In this video blog, Richard Preedy explains why simpler, integrated user experiences are playing a huge role in driving this aversion to switching. These user experiences are no longer just device-specific, but relate to the wider ecosystem of digital content and devices.

You can read the full article by visiting the latest GfK TechTalk online magazine here.

Is the end in sight for the Personal Navigation Device? It depends how good the zoom is on your smartphone’s camera.

10/11/2011 10:43 by Katherine Savage

Personal Navigation Devices (PNDs) will still compete with smartphones for market share in the short-term. However, in the long-term, the increasingly comprehensive functionality of the smartphone, together with its ability to cater to consumers’ needs beyond simply mapping and navigation, is set to overtake PNDs.

In November 2010, GfK carried out some research which revealed that 70% of smartphone owners in the UK, Germany and France preferred to use a dedicated PND for in-car navigation rather than their smartphone.

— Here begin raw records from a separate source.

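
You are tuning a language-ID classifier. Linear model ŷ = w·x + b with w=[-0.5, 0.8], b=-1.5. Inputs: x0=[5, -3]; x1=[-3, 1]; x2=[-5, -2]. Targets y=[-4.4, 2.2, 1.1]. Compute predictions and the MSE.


ŷ0 = (-0.5)·(5) + (0.8)·(-3) - 1.5 = -6.4
ŷ1 = (-0.5)·(-3) + (0.8)·(1) - 1.5 = 0.8
ŷ2 = (-0.5)·(-5) + (0.8)·(-2) - 1.5 = -0.6
errors² = [4.0, 1.96, 2.89]
MSE = 8.8500/3 = 2.95

2.95


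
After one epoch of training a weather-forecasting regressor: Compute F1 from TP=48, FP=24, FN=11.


Precision = 48/72 = 0.6667
Recall = 48/59 = 0.8136
F1 = 2·P·R/(P+R) = 2·TP/(2·TP+FP+FN) = 96/(96+24+11) = 96/131 = 0.7328

0.7328


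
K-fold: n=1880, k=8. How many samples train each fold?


Fold size = 1880/8 = 235
Training per fold = 1880 - 235 = 1645

1645


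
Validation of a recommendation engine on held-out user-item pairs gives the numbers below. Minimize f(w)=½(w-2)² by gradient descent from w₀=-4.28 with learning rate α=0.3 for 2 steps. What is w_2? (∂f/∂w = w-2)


step 1: grad = -4.28-2 = -6.28; w = -4.28 - 0.3·(-6.28) = -2.396
step 2: grad = -2.396-2 = -4.396; w = -2.396 - 0.3·(-4.396) = -1.0772

-1.0772


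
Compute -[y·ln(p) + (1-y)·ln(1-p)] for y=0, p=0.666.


BCE = -[y·ln(p) + (1-y)·ln(1-p)]
= -0 - 1·ln(1-0.666)
= -ln(0.334) = 1.0966

1.0966


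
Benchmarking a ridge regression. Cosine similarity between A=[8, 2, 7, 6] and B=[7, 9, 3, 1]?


A·B = 8·7 + 2·9 + 7·3 + 6·1 = 101
‖A‖ = √153 = 12.3693, ‖B‖ = √140 = 11.8322
cos = 101/(√153·√140) = 101/√21420 = 0.6901

0.6901


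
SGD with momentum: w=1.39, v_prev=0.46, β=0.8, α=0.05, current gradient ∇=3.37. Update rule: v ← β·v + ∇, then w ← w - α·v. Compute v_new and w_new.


v_new = 0.8·0.46 + 3.37 = 0.368 + 3.37 = 3.738
w_new = 1.39 - 0.05·3.738 = 1.39 - 0.1869 = 1.2031

v_new=3.738, w_new=1.2031


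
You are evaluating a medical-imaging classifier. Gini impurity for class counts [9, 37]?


Probabilities: [9/46, 37/46] ≈ [0.1957, 0.8043]
Σpᵢ² = (81 + 1369)/46² = 1450/2116
Gini = 1 - Σpᵢ² = 1 - 1450/2116 = 0.3147

0.3147


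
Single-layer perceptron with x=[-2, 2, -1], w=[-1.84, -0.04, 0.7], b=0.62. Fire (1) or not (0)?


z = (-2)·(-1.84) + (2)·(-0.04) + (-1)·(0.7) + 0.62
  = 3.52
step(z) = 1 (z≥0)

1


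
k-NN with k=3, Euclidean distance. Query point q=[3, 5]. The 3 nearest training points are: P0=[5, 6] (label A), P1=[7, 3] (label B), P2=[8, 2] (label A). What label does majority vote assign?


d(q,P0) = 2.2361  (label A)
d(q,P1) = 4.4721  (label B)
d(q,P2) = 5.831  (label A)
Votes: A=2, B=1
Majority → A

A


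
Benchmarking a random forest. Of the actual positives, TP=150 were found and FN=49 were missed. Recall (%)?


Recall = TP/(TP+FN)
= 150/(150+49)
= 150/199 = 75.38%

75.38%


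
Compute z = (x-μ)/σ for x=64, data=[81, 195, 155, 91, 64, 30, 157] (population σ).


μ = 110.4286, σ = 55.0009
z = (64 - 110.4286)/55.0009 = -0.8441

-0.8441


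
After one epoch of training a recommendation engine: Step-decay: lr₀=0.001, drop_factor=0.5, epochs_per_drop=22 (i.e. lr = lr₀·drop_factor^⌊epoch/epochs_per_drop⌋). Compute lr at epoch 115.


n_drops = ⌊115/22⌋ = 5
lr = 0.001·0.5^5 = 0.001·0.03125 = 0.00003125

0.00003125


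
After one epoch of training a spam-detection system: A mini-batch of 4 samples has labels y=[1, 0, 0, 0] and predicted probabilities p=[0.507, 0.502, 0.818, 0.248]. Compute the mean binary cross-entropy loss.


L[0] = -ln(0.507) = 0.6792
L[1] = -ln(1-0.502) = -ln(0.498) = 0.6972
L[2] = -ln(1-0.818) = -ln(0.182) = 1.7037
L[3] = -ln(1-0.248) = -ln(0.752) = 0.285
mean = (0.6792 + 0.6972 + 1.7037 + 0.285)/4 = 0.8413

0.8413


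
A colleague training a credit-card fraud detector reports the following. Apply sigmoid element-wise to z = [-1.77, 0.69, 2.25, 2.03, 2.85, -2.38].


σ(-1.77) = 1/(1+e^1.77) = 0.1455
σ(0.69) = 1/(1+e^-0.69) = 0.666
σ(2.25) = 1/(1+e^-2.25) = 0.9047
σ(2.03) = 1/(1+e^-2.03) = 0.8839
σ(2.85) = 1/(1+e^-2.85) = 0.9453
σ(-2.38) = 1/(1+e^2.38) = 0.0847
result = [0.1455, 0.666, 0.9047, 0.8839, 0.9453, 0.0847]

[0.1455, 0.666, 0.9047, 0.8839, 0.9453, 0.0847]


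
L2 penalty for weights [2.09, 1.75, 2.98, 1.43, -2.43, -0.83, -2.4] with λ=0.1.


‖w‖₂² = (2.09)² + (1.75)² + (2.98)² + (1.43)² + (-2.43)² + (-0.83)² + (-2.4)²
     = 4.3681 + 3.0625 + 8.8804 + 2.0449 + 5.9049 + 0.6889 + 5.76
     = 30.7097
λ·‖w‖₂² = 0.1·30.7097 = 3.07097

3.07097


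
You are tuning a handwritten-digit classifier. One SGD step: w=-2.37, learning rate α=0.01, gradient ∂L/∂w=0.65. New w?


w_new = w - α·∇
= -2.37 - 0.01·0.65
= -2.37 - 0.0065
= -2.3765

-2.3765


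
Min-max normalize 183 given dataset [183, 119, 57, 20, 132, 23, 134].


min=20, max=183
(183-20)/(183-20) = 163/163 = 1.0

1.0


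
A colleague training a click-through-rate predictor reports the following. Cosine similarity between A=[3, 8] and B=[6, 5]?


A·B = 3·6 + 8·5 = 58
‖A‖ = √73 = 8.544, ‖B‖ = √61 = 7.8102
cos = 58/(√73·√61) = 58/√4453 = 0.8692

0.8692


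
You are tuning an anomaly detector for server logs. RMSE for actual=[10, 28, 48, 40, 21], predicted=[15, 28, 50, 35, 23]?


MSE = 58/5 = 11.6
RMSE = √(58/5) = 3.4059

3.4059


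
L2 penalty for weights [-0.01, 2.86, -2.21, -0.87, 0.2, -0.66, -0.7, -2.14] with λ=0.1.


‖w‖₂² = (-0.01)² + (2.86)² + (-2.21)² + (-0.87)² + (0.2)² + (-0.66)² + (-0.7)² + (-2.14)²
     = 0.0001 + 8.1796 + 4.8841 + 0.7569 + 0.04 + 0.4356 + 0.49 + 4.5796
     = 19.3659
λ·‖w‖₂² = 0.1·19.3659 = 1.93659

1.93659


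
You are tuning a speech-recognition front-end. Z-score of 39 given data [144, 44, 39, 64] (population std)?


μ = 72.75, σ = 42.1863
z = (39 - 72.75)/42.1863 = -0.8

-0.8


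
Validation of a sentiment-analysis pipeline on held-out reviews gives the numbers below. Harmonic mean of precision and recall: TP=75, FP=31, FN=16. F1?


Precision = 75/106 = 0.7075
Recall = 75/91 = 0.8242
F1 = 2·P·R/(P+R) = 2·TP/(2·TP+FP+FN) = 150/(150+31+16) = 150/197 = 0.7614

0.7614


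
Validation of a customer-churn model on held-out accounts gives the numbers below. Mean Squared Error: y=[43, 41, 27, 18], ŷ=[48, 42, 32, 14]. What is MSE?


Squared errors: (43-48)²=25, (41-42)²=1, (27-32)²=25, (18-14)²=16
Sum = 67
MSE = 67/4 = 67/4

67/4


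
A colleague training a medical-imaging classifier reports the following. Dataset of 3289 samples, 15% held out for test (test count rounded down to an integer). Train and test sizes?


Test = ⌊3289·15/100⌋ = 493
Train = 3289 - 493 = 2796

Train: 2796, Test: 493


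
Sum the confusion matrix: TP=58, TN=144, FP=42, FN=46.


Total = TP + TN + FP + FN
= 58 + 144 + 42 + 46
= 290
(Predicted positive: 100, predicted negative: 190)

290


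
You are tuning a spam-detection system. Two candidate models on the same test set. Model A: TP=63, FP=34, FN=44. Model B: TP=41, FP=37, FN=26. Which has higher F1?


Model A: P=63/97=0.6495, R=63/107=0.5888, F1=2PR/(P+R)=2TP/(2TP+FP+FN)=126/204=0.6176
Model B: P=41/78=0.5256, R=41/67=0.6119, F1=2PR/(P+R)=2TP/(2TP+FP+FN)=82/145=0.5655
0.6176 > 0.5655 → Model A

Model A


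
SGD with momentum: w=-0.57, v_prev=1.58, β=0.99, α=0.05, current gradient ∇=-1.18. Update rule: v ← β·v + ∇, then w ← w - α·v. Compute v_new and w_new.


v_new = 0.99·1.58 - 1.18 = 1.5642 - 1.18 = 0.3842
w_new = -0.57 - 0.05·0.3842 = -0.57 - 0.01921 = -0.58921

v_new=0.3842, w_new=-0.58921


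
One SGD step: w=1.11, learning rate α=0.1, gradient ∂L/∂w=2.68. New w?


w_new = w - α·∇
= 1.11 - 0.1·2.68
= 1.11 - 0.268
= 0.842

0.842


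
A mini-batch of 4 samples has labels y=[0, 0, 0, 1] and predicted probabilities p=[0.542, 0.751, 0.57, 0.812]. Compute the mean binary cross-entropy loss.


L[0] = -ln(1-0.542) = -ln(0.458) = 0.7809
L[1] = -ln(1-0.751) = -ln(0.249) = 1.3903
L[2] = -ln(1-0.57) = -ln(0.43) = 0.844
L[3] = -ln(0.812) = 0.2083
mean = (0.7809 + 1.3903 + 0.844 + 0.2083)/4 = 0.8059

0.8059


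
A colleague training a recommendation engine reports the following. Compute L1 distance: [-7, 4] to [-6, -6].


d = |-7+ 6| + |4+ 6|
  = 1 + 10
  = 11

11


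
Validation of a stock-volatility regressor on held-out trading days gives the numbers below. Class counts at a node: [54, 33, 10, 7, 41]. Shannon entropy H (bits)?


Probabilities: [54/145, 33/145, 10/145, 7/145, 41/145] ≈ [0.3724, 0.2276, 0.069, 0.0483, 0.2828]
H = -((54/145)·log₂(54/145) + (33/145)·log₂(33/145) + (10/145)·log₂(10/145) + (7/145)·log₂(7/145) + (41/145)·log₂(41/145))
  = 2.0092 bits

2.0092 bits


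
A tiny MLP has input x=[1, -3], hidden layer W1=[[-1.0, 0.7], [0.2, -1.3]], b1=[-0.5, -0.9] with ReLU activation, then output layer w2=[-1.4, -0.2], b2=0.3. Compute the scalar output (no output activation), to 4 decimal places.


z1[0] = (-1.0)·(1) + (0.7)·(-3) - 0.5 = -3.6
z1[1] = (0.2)·(1) + (-1.3)·(-3) - 0.9 = 3.2
h = ReLU(z1) = [0.0, 3.2]
output = (-1.4)·(0.0) + (-0.2)·(3.2) + 0.3 = -0.34

-0.34


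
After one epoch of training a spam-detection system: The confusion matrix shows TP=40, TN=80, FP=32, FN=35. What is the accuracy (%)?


Accuracy = (TP+TN)/(TP+TN+FP+FN)
= (40+80)/(187)
= 120/187 = 64.17%

64.17%


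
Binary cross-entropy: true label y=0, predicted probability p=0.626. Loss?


BCE = -[y·ln(p) + (1-y)·ln(1-p)]
= -0 - 1·ln(1-0.626)
= -ln(0.374) = 0.9835

0.9835


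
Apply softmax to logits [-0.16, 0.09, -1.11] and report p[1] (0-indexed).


Exponentials: e^-0.16=0.8521, e^0.09=1.0942, e^-1.11=0.3296
Sum = 2.2759
Softmax = [0.3744, 0.4808, 0.1448]
p[1] = 1.0942/2.2759 = 0.4808

0.4808


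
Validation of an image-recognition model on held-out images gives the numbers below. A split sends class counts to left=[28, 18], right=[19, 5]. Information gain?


Parent = [47, 23], H_parent = 0.9135
H_left = 0.9656 (n=46), H_right = 0.7383 (n=24)
H_children = (46/70)·0.9656 + (24/70)·0.7383 = 0.8877
IG = 0.9135 - 0.8877 = 0.0258

0.0258


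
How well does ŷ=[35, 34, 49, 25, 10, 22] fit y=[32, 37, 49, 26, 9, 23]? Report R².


ȳ = 29.3333
SS_res = Σ(y-ŷ)² = 21
SS_tot = Σ(y-ȳ)² = 917.33
R² = 1 - SS_res/SS_tot = 1 - 0.0229 = 0.9771

0.9771


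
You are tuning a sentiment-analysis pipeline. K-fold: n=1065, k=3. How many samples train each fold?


Fold size = 1065/3 = 355
Training per fold = 1065 - 355 = 710

710


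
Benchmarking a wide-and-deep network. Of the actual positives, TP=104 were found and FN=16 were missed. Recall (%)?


Recall = TP/(TP+FN)
= 104/(104+16)
= 104/120 = 86.67%

86.67%


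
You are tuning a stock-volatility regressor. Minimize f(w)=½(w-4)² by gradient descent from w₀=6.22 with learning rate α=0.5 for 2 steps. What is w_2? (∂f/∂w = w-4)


step 1: grad = 6.22-4 = 2.22; w = 6.22 - 0.5·(2.22) = 5.11
step 2: grad = 5.11-4 = 1.11; w = 5.11 - 0.5·(1.11) = 4.555

4.555


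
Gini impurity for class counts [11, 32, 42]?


Probabilities: [11/85, 32/85, 42/85] ≈ [0.1294, 0.3765, 0.4941]
Σpᵢ² = (121 + 1024 + 1764)/85² = 2909/7225
Gini = 1 - Σpᵢ² = 1 - 2909/7225 = 0.5974

0.5974


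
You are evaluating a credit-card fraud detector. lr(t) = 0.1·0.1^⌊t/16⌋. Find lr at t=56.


n_drops = ⌊56/16⌋ = 3
lr = 0.1·0.1^3 = 0.1·0.001 = 0.0001

0.0001


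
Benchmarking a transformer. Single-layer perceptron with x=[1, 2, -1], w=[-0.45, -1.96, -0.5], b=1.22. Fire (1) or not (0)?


z = (1)·(-0.45) + (2)·(-1.96) + (-1)·(-0.5) + 1.22
  = -2.65
step(z) = 0 (z<0)

0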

Despite this, smartphones continue to offer increasingly sophisticated mapping, navigation and location-based services – so how has this affected the PND market?

Certainly, the navigation market is not yet saturated. GfK surveyed over 1,800 respondents in the UK and the US in September 2011 and results showed that 37% owned neither a smartphone nor any kind of PND. At the other end of the spectrum, just under a fifth of respondents owned both a portable PND and a smartphone. Interestingly, owning a PND does not reduce the usage of location-based services on smartphones  - of those who own both, 91% use their smartphone for some form of mapping, navigation or location-based service.